Métissages gourmands

Photo : Alain Carat

Article rédigé par Mélanie Gagné

« La diversité de chacun fait la richesse de tous. »

Julos Beaucarne

La diversité culturelle en Gaspésie ne date pas d’hier. Au fil des siècles, elle a influencé notre patrimoine culinaire. Aujourd’hui, les métissages gourmands se poursuivent, à notre grand bonheur ! De plus en plus de personnes immigrantes choisissent la Gaspésie comme milieu de vie, apprécient les produits de son terroir et partagent leur patrimoine alimentaire avec leur communauté. C’est le cas de Giovanni, Houssem, Claudia et Ricardo.

De l’île d’Elbe à Carleton-sur-Mer

Giovanni Sorsi est originaire de la plus grande île de l’archipel toscan en Italie. Depuis une dizaine d’années, il vit à Carleton-sur-Mer, où il a fondé le restaurant Tosca : « C’est le prénom d’une dame qui a été inspirante pour moi en cuisine. C’est aussi le diminutif de Toscane, en plus d’être le nom d’un opéra.
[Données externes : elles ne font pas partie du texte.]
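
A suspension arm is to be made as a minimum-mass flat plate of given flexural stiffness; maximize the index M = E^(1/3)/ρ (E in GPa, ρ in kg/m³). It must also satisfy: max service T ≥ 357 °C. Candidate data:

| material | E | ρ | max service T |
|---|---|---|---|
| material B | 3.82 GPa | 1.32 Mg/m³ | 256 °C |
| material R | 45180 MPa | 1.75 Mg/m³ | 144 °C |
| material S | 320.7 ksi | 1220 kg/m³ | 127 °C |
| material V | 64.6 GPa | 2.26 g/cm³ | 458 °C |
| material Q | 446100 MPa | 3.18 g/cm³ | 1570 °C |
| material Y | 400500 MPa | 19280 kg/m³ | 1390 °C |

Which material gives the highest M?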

Je trouvais tout cela intéressant. » Le restaurant appartient depuis deux ans au fils de Giovanni, Julien, 35 ans, sommelier. Chaque année, le chef italien Matteo Dabbene voyage entre Milan et Carleton-sur-Mer pour travailler quelques mois dans la cuisine des Sorsi.

Bien qu’il ne soit plus à la tête du Tosca, Giovanni n’est jamais loin… Il est fier de sa relève : « Julien et Matteo s’entendent pour faire quelque chose qu’on ne trouve pas ailleurs. Ils sont créatifs. Il y a une serre derrière le restaurant où ils font pousser des fleurs comestibles et des herbes. Ils s’intéressent aussi beaucoup aux produits locaux et aux accords mets et vins. Je suis content que le restaurant soit entre bonnes mains. Je mange souvent là et je goûte aux nouveaux plats avant qu’ils soient au menu. » L’établissement rend hommage à la cuisine traditionnelle italienne, tout en mettant en lumière les produits du terroir gaspésien.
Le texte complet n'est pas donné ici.